Brasil perde para os EUA na semifinal, mas fica com o bronze na AmericaCup


Foto: Divulgação/FIBA

Após o massacre do Brasil sobre a seleção da Venezuela, nas quartas de finais, por 90 a 59, na última quinta-feira, 17, e um desempenho positivo na fase de grupos, muito se esperava das nossas jogadoras no jogo contra os EUA. Apesar de um primeiro tempo fantástico, com uma apresentação de gala por parte das brasileiras, o segundo tempo foi enfaticamente marcado por um apagão do Brasil somado a uma total mudança de comportamento das norte-americanas.

Para que houvesse uma reviravolta aos moldes das melhores do mundo, um forte jogo de garrafão com repetidos rebotes ofensivos e uma defesa agressiva foi a estratégia imposta em quadra, na etapa final da partida.
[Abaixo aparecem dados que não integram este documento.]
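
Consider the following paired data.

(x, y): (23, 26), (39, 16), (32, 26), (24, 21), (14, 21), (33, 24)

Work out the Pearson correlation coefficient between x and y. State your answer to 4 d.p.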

Com os ânimos aflorados e um psicológico abalado por verem as adversárias destruírem a vantagem conquistada antes do intervalo, nossa equipe combinou para menos de 50% nos arremessos de dois pontos, culminando em tentativas desesperadas de três pontos e diversos erros de passes – algo muito semelhante ao cenário da derrota versus o Canadá.

Dominando a área pintada, a pivô Elissa Cunane, de 20 anos e 1,96, efetuou 19 pontos, tornando-se a cestinha do embate, mostrando que é necessário uma renovação ainda mais profunda no garrafão brasileiro. Próxima de completar 40 anos, Érika de Souza exibiu um jogo abaixo de seu nível habitual, e Kamilla Cardoso mostrou que precisa de mais experiência para assumir o posto de titular nos momentos decisivos. Mesmo com o amargo placar de 71 a 60 e a eliminação, terminamos a competição em terceiro lugar, ficando com o bronze.

Enquanto os EUA avançaram às finais para confrontarem as donas da casa, Porto Rico, que ganhou do Canadá na semifinal, superando todas as expectativas, a medalha canarinho veio em detrimento da vitória diante das canadenses – único time que havia nos vencido na fase inicial da AmericaCup – no último sábado, 19. Diferente do que foi observado no dia anterior, as brasileiras mantiveram, do início ao fim, uma postura campeã e ditaram, na maior parte do tempo, o ritmo das ações.

Jogo dramático

O resultado de 87 a 82 não foi conquistado com facilidade. Os 40 min não foram suficientes para que uma das seleções se consagrasse como terceira colocada, necessitando de duas prorrogações dramáticas para que o sorriso e o olhar de dever cumprido estampassem os rostos das jogadoras e comissão técnica do Brasil. Coletivamente, a garra e determinação permaneceram em quadra por todo o tempo. Mantivemos a calma e, dessa vez, não deixamos que os momentos finais mudassem a maneira de atuar.

O time fechou sua participação com um retrospecto de 5 vitórias em 7 partidas, perdendo para Canadá e Estados Unidos. Individualmente tivemos importantes destaques no campeonato. As pivôs Érika e Kamilla tiveram mais de 8 rebotes de média, e Clarissa, de 33 anos, terminou como uma das cinco atletas do quinteto ideal da AmericaCup, além de cestinha, com 94 pontos totalizados, e médias de 13,4 pontos e 7,1 rebotes. Com ela, Elissa Cunane, Manuela Rios, Jennifer O’Neill e a MVP Rhyne Howard completaram o time ideal.

Por fim, como esperado, as norte-americanas subiram ao pódio com seu esquadrão de universitárias, dando aula de como é fundamental o investimento na base. Sem complicações, a final acabou em 74 a 59, com o título para os EUA. Por outro lado, desafiando padrões históricos, as vice-campeãs deixaram claro que possuem um futuro brilhante, capaz de brigarem de igual e cavar espaço como uma das principais equipes da América.

O que fica de lição é que, apesar da torcida pelo ouro e da expectativa por novos ares, o Brasil não decepcionou – mesmo podendo ter sido melhor, se evitasse os erros constantes e não se deixasse afetar pelo desequilíbrio emocional – trazendo a medalha de bronze, como terceira maior força do basquete feminino nas Américas, ao derrubar a 4ª melhor seleção do mundo, o Canadá, com o dever cumprido de conseguir uma vaga ao Pré-Mundial de Basquete, na Austrália, do ano que vem.

Voltaremos a ser grandes, mas o percurso é longo e árduo. Requer esforço, incentivo e, é claro, uma pitada de sorte.